As I went in for my 12 week scan we were still unsure if Bea would be there so finding anything else at the scan was the last thing on my mind. As the midwife turned the screen to show us our gorgeous girl nothing else in the world mattered. As the midwife did all the measurements she noticed that my placenta was very low, I didn't really think about it or ask any questions as 95% of placentas move by 20 weeks.
We went for our 20 week scan where we found out we were having a girl I couldn't believe it, I was sure it was going to be another boy which I was more than happy about as I knew what to do with boys. She then revealed that my placenta was still really low so I would need to go back at 28 weeks to have it checked again. At 28 weeks it hadn't moved since my scan at 12 weeks so I knew that a C-Section was the only option I had. The thought of having a section after 2 natural labours did scare me as it was something that I had no control over.
What is a low lying placenta?
— By Helen Glossop
Photos: @helenl471 @babyandthegang
The area where the placenta is attached usually stretches upwards, away from your cervix. If the placenta stays low in your womb, near to or covering your cervix, it may block the baby's way out. This is called low-lying placenta or placenta praevia.
As the baby grows the placenta often moves but this wasn't the case with Bea. I had scans every 2 weeks up until I had Bea to check where my placenta was and to check that it was working properly as there is a high chance with low lying placentas that they can bleed heavily.

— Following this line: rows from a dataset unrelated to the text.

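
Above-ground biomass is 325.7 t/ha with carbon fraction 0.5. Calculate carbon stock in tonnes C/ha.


Formula: Carbon Stock = Biomass * Carbon Fraction
C = 325.7 t/ha * 0.5
C = 162.9 t C/ha

162.9


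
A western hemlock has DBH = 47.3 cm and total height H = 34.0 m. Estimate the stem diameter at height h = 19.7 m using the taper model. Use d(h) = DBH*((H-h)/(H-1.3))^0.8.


Taper: d(h) = DBH * ((H - h) / (H - 1.3))^0.8
Numerator = H - h = 34.0 - 19.7 = 14.3 m
Denominator = H - 1.3 = 34.0 - 1.3 = 32.7 m
Ratio = 14.3 / 32.7 = 0.43731
d = 47.3 * 0.43731^0.8 = 24.4 cm

24.4


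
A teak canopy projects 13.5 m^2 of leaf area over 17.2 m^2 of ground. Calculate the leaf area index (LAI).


Formula: LAI = total leaf area / ground area  (dimensionless)
LAI = 13.5 m^2 / 17.2 m^2
LAI = 0.78

0.78


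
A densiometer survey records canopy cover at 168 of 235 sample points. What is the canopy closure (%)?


Formula: Canopy closure = covered points / total points * 100
Closure = 168 / 235 * 100
Closure = 0.7149 * 100 = 71.5%

71.5


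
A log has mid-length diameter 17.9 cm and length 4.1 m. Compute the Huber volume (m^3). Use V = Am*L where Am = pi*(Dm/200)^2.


Huber: V = Am * L,  Am = pi*(Dm/200)^2
Am = pi*(17.9/200)^2 = 0.025165 m^2
V = 0.025165*4.1 = 0.1032 m^3

0.1032


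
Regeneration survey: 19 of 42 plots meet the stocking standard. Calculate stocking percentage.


Formula: Stocking % = stocked plots / total plots * 100
Stocking = 19 / 42 * 100
Stocking = 0.4524 * 100 = 45.2%

45.2


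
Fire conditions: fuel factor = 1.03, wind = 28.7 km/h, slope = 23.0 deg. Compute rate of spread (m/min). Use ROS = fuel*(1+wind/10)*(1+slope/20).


Formula: ROS = fuel * (1 + wind/10) * (1 + slope/20)
Wind factor = 1 + 28.7/10 = 3.87
Slope factor = 1 + 23.0/20 = 2.15
ROS = 1.03 * 3.87 * 2.15 = 8.57 m/min

8.57


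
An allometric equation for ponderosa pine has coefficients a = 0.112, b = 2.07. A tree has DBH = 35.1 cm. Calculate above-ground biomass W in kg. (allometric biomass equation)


Formula: W = a * DBH^b  (allometric power law)
DBH^b = 35.1^2.07 = 1580.4681
W = 0.112 * 1580.4681 = 177.0 kg

177.0


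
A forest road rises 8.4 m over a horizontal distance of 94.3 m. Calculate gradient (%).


Formula: Gradient = rise / run * 100
Gradient = 8.4 / 94.3 * 100 = 8.9%

8.9


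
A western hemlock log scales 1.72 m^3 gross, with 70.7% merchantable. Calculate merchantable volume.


Formula: MV = V_total * (merchantable_pct / 100)
Merchantable fraction = 70.7% / 100 = 0.707
MV = 1.72 m^3 * 0.707 = 1.216 m^3

1.216


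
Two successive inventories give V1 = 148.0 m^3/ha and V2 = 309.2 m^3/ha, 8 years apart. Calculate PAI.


Formula: PAI = (V_T2 - V_T1) / (T2 - T1)
Volume increment = 309.2 - 148.0 = 161.2 m^3/ha
PAI = 161.2 / 8 = 20.15 m^3/ha/year

20.15


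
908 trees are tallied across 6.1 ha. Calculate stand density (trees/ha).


Formula: Stand Density = N_trees / Area_ha
Density = 908 trees / 6.1 ha
Density = 149 trees/ha

149


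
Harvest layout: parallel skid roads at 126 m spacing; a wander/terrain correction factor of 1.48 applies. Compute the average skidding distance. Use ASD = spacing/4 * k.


Formula: ASD = (spacing / 4) * correction
Uncorrected distance = spacing / 4 = 126 / 4 = 31.5 m
ASD = 31.5 * 1.48 = 47 m

47


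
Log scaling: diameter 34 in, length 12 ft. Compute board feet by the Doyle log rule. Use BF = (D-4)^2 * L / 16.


Doyle: BF = (D - 4)^2 * L / 16
Adjusted diameter = 34 - 4 = 30 in
(D-4)^2 = 30^2 = 900
BF = 900 * 12 / 16 = 675 BF

675


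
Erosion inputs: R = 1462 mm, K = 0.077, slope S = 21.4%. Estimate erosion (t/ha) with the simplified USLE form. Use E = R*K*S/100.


Formula: E = R * K * S / 100  (simplified USLE)
R * K = 1462 * 0.077 = 112.574
E = 112.574 * 21.4 / 100 = 24.09 t/ha

24.09


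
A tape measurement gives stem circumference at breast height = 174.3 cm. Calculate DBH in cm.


Formula: DBH = C / pi
DBH = 174.3 / pi
pi = 3.14159...
DBH = 55.5 cm

55.5


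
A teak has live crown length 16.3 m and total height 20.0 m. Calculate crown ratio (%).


Formula: Crown Ratio = (Crown Length / Total Height) * 100
CR = (16.3 m / 20.0 m) * 100
CR = 0.815 * 100 = 81.5%

81.5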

At 35 weeks I went into hospital will reduced movements and was worried as I'd be told that she was going to be very small. I came out after a few hours as Bea started moving around as soon as I was on the machine. I then went back at 38 weeks as she had stopped moving again the midwives were brilliant and hooked me up to the machine straight away. Bea wasn't happy at all and they decided that they needed to get her out. I was hospitalised and given steroid injections which were the most painful thing ever, I wanted to kick the midwife in the face while she was doing it. Alex wasn't allowed to visit and spent most of the day and night in tears as I was on my own worrying that something was going to happen to Bea. Back home Alex and my family were helping sort out the boys and out boiler that had broken that week so it was all a little bit stressful and I felt helpless as there was nothing I could do.
I was awake all night and was preparing myself for my section. I got up and showered ready to go down at 8.30am. Alex had arrived at 7am but he had to stay in his car until they were ready for us. A couple of emergencies came in so my section kept getting pushed back. Finally at 2.30pm they fetched us and we went down to theatre. The process was really quick and the staff were amazing, wiping my tears as I cried at the spinal block and holding my hand at parts where Alex wasn't there. The sensation of the section was strange as you don't feel any pain but the pulling and tugging was awful, some people say a section is the easy way out, it wasn't and I would much rather of had a natural birth as it's quicker to recover from. At 3.19pm Beautiful Beatrix was born weighing 6lb 1oz and looked just like her brothers. I was so relieved so was her safety but I knew my recovery was going to be hard.